Cellular culprits that contribute to pathogenesis in multiple sclerosis include a rare and heterogenous form of star-shaped glial cells in the brain and spinal cord called astrocytes. Technical difficulties in identifying, isolating, and analyzing astrocyte subtypes pose a major roadblock in identifying therapeutic targets for this chronic, and progressively debilitating inflammatory disease where the immune system attacks the myelin sheath that protects neuronal projections.
An article published in Nature Identification of astrocyte regulators by nucleic acid cytometry” reports a new high-throughput microfluidic cytometry method that involves encapsulating cells in droplets, detecting target nucleic acids using PCR and deep transcriptomics following droplet sorting to analyze and identify single cells.
The method, called FIND-seq (focused interrogation of cells by nucleic acid detection and sequencing), was developed by a team led by Francisco Quintana, PhD, a professor of neurology at Harvard University and associate scientist at the Brigham and Women’s Hospital. “These findings identify novel targets for therapeutic intervention in neurologic diseases such as MS,” said Quintana.

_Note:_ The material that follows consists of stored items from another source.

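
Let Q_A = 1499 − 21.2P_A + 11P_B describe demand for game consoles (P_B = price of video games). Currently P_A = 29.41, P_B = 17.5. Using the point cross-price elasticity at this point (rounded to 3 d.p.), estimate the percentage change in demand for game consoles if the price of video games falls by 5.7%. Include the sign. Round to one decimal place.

At P_A = 29.41, P_B = 17.5: Q_A = 1068.008.
∂Q_A/∂P_B = 11.
ε = (∂Q_A/∂P_B)(P_B/Q_A) = 11.0000 × 17.5/1068.008 ≈ 0.180.
%ΔQ_A ≈ ε × %ΔP_B = 0.180 × (-5.7%) = -1.0%.

-1.0%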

Conventionally, identifying rare cell types, such as pathogenic astrocyte populations that cause MS, involves the detection of unique cell surface markers that can conclusively distinguish these cellular culprits from other related cell types. However, few unique cell surface markers are available for the isolation of astrocyte subsets, which poses a technical challenge in studying these cells. Single-cell RNA sequencing can help identify cells, even in the absence of distinguishing cell surface markers, but the technique can be quite expensive.
To solve this problem, Quintana and his team combined nucleic acid cytometry, microfluidics, droplet sorting, and digital droplet PCR to develop FIND-seq. The new method can isolate and analyze rare cells of interest based on the expression of mRNA biomarkers.

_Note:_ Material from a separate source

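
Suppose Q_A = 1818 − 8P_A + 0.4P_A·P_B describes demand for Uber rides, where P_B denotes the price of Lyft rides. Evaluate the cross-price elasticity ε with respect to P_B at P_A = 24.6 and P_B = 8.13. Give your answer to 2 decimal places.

At P_A = 24.6 and P_B = 8.13: Q_A = 1701.199.
∂Q_A/∂P_B = 0.4P_A = 0.4(24.6) = 9.8400.
ε = (∂Q_A/∂P_B)(P_B/Q_A) = 9.8400 × (8.13/1701.199) ≈ 0.05.

0.05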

“We applied FIND-seq to study the regulation of astrocytes,” the authors noted.
A key component in the pathological mechanism of MS in patients and in EAE (experimental autoimmune encephalomyelitis) models used to study MS, is RNA splicing which drives the activation of the transcription factor XBP1. To determine the role of XBP1 in MS pathology, the authors used FIND-Seq in conditional knock-out mice models, in CRISPR/Cas9-driven genetic perturbation studies, as well as in bulk and single-cell RNA-sequencing studies of mouse EAE and human MS samples.
“We identified a new role for the nuclear receptor NR3C2 and its corepressor NCOR2 in limiting XBP1-driven pathogenic astrocyte responses,” the authors noted. Using FIND-seq, the investigators demonstrated the ability to identify a therapeutic target mechanism that restricts XBP1-driven pathogenic mechanisms in astrocytes.

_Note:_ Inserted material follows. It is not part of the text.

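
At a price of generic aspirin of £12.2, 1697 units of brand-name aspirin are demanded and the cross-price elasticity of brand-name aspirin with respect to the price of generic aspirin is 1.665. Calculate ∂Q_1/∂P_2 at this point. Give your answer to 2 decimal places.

ε = (∂Q_1/∂P_2)·(P_2/Q_1) ⇒ ∂Q_1/∂P_2 = ε·Q_1/P_2 = 1.665 × 1697/12.2 ≈ 231.60.

231.60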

In another study published in the same issue of Nature, researchers used FIND-seq to identify mechanisms used by HIV to remain hidden in immune cells in patients treated with anti-retroviral therapies (“HIV silencing and cell survival signatures in infected T cell reservoirs”).
The application of FIND-Seq can have a broad impact in accessing previously inaccessible cells involved in various diseases, using unique signatures of gene expression. Cell identification no longer needs to be limited to cell surface markers.